21 November 2018 | James Pearce


Capital expenditure on hyperscale cloud and data centre operations in 2018 is up more than 50%, according to figures from Synergy Research Group (SRG).

Each quarter of 2018 so far, running up to end of September, has surpassed the previous record quarter, with capex up 53% overall for the first nine months of the year when compared with the same period in 2017.

Capex spend on hyperscale topped $25 billion for the first time in Q2 2018 – just two years ago, in Q2 2016, in was below $15 billion. In fact, capital expenditure in this sector has grown every quarter since the beginning of 2017.

According to SRG, Google, Microsoft, Facebook, Apple and Amazon all continued to dominate hyperscale spend, which is primarily geared towards building, expanding and equipping large data centres. These five companies account for around 70% of hyperscale capex.

In Q3 2018, Microsoft spent a record amount for the company on hyperscale, while the other four firms dropped their spend marginally, according to SRG.

Outside of the top five, other leading hyperscale spenders in Q2 included Alibaba, Baidu, IBM, JD.com, NTT and Tencent. China’s Alibaba Group also invested significantly more in the quarter, the research firm found.

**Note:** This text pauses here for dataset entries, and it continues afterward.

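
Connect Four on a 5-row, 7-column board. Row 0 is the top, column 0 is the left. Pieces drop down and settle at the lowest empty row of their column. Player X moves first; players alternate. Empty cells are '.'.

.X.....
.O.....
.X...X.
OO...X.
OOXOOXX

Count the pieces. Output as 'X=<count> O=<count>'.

X=7 O=7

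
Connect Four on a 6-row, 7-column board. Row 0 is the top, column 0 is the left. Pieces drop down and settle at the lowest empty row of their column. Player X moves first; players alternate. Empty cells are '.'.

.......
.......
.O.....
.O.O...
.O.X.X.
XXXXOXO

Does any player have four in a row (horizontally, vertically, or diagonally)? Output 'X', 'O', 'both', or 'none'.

X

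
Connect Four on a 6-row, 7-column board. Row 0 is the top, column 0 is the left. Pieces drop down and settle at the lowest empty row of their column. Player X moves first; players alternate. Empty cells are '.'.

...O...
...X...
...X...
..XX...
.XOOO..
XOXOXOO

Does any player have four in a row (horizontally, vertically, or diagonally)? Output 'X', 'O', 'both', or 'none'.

X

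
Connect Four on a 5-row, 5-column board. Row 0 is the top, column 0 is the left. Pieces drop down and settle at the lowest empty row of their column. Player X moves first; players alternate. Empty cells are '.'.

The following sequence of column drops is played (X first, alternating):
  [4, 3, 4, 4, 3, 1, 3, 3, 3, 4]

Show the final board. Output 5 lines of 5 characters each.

Move 1: X drops in col 4, lands at row 4
Move 2: O drops in col 3, lands at row 4
Move 3: X drops in col 4, lands at row 3
Move 4: O drops in col 4, lands at row 2
Move 5: X drops in col 3, lands at row 3
Move 6: O drops in col 1, lands at row 4
Move 7: X drops in col 3, lands at row 2
Move 8: O drops in col 3, lands at row 1
Move 9: X drops in col 3, lands at row 0
Move 10: O drops in col 4, lands at row 1

Answer: ...X.
...OO
...XO
...XX
.O.OX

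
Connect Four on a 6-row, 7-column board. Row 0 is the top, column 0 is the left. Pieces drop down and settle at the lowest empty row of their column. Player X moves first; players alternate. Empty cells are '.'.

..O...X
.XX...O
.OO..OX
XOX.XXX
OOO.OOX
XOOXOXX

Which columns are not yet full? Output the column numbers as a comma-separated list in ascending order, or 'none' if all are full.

col 0: top cell = '.' → open
col 1: top cell = '.' → open
col 2: top cell = 'O' → FULL
col 3: top cell = '.' → open
col 4: top cell = '.' → open
col 5: top cell = '.' → open
col 6: top cell = 'X' → FULL

Answer: 0,1,3,4,5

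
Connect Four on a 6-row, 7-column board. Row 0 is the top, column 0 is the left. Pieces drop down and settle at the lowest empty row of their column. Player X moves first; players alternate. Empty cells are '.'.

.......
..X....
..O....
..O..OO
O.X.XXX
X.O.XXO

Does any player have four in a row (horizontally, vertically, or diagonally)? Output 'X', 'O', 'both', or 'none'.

none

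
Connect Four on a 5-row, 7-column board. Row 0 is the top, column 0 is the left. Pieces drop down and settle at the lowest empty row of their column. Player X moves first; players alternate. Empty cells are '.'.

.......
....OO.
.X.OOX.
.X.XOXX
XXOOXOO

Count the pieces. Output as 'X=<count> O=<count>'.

X=9 O=9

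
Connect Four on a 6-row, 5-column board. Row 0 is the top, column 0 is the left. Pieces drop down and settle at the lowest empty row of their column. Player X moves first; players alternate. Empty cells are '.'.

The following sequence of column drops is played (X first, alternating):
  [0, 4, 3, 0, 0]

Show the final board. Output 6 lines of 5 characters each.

Move 1: X drops in col 0, lands at row 5
Move 2: O drops in col 4, lands at row 5
Move 3: X drops in col 3, lands at row 5
Move 4: O drops in col 0, lands at row 4
Move 5: X drops in col 0, lands at row 3

Answer: .....
.....
.....
X....
O....
X..XO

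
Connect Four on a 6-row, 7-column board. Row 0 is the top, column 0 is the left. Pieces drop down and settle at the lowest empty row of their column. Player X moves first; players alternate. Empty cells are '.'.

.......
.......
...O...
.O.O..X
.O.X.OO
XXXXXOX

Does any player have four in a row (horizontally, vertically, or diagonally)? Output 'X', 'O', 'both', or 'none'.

X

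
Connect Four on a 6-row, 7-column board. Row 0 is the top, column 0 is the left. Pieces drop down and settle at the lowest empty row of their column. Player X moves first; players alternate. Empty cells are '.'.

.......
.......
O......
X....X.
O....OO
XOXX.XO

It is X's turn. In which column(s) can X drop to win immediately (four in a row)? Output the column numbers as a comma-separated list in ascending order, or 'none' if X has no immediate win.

Answer: 4

Derivation:
col 0: drop X → no win
col 1: drop X → no win
col 2: drop X → no win
col 3: drop X → no win
col 4: drop X → WIN!
col 5: drop X → no win
col 6: drop X → no win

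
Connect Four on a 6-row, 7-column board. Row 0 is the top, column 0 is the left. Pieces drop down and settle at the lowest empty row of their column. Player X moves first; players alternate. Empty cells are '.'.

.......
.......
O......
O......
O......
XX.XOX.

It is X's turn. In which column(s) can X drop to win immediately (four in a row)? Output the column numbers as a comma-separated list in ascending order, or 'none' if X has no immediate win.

col 0: drop X → no win
col 1: drop X → no win
col 2: drop X → WIN!
col 3: drop X → no win
col 4: drop X → no win
col 5: drop X → no win
col 6: drop X → no win

Answer: 2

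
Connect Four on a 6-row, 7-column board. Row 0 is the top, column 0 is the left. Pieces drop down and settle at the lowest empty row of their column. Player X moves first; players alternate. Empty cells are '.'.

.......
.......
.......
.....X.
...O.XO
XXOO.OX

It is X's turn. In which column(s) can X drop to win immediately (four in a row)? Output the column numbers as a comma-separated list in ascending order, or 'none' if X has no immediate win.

col 0: drop X → no win
col 1: drop X → no win
col 2: drop X → no win
col 3: drop X → no win
col 4: drop X → no win
col 5: drop X → no win
col 6: drop X → no win

Answer: none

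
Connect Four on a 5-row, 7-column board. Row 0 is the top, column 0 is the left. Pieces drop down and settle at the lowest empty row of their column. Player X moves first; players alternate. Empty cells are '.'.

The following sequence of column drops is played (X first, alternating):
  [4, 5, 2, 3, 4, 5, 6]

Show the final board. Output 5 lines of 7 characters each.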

Overall, there are now 423 hyperscale data centres in operation according to the research, which looks at the capex and data centre footprint of 20 of the world’s major cloud and internet service firms, including the largest operators in IaaS, PaaS, SaaS, search, social networking and e-commerce.

“Business at the hyperscale operators is booming. Over the last four quarters their year-on-year revenue growth has averaged 24% and they are investing an ever-growing percentage of their revenues in capex,” said John Dinsdale, a chief analyst at Synergy Research Group.

“That is a real boon for data center technology vendors and for colocation/wholesale data centre operators, but it has created a huge barrier for companies wishing to meaningfully compete with those hyperscale firms. This is a game of massive scale and only a few can play that game.”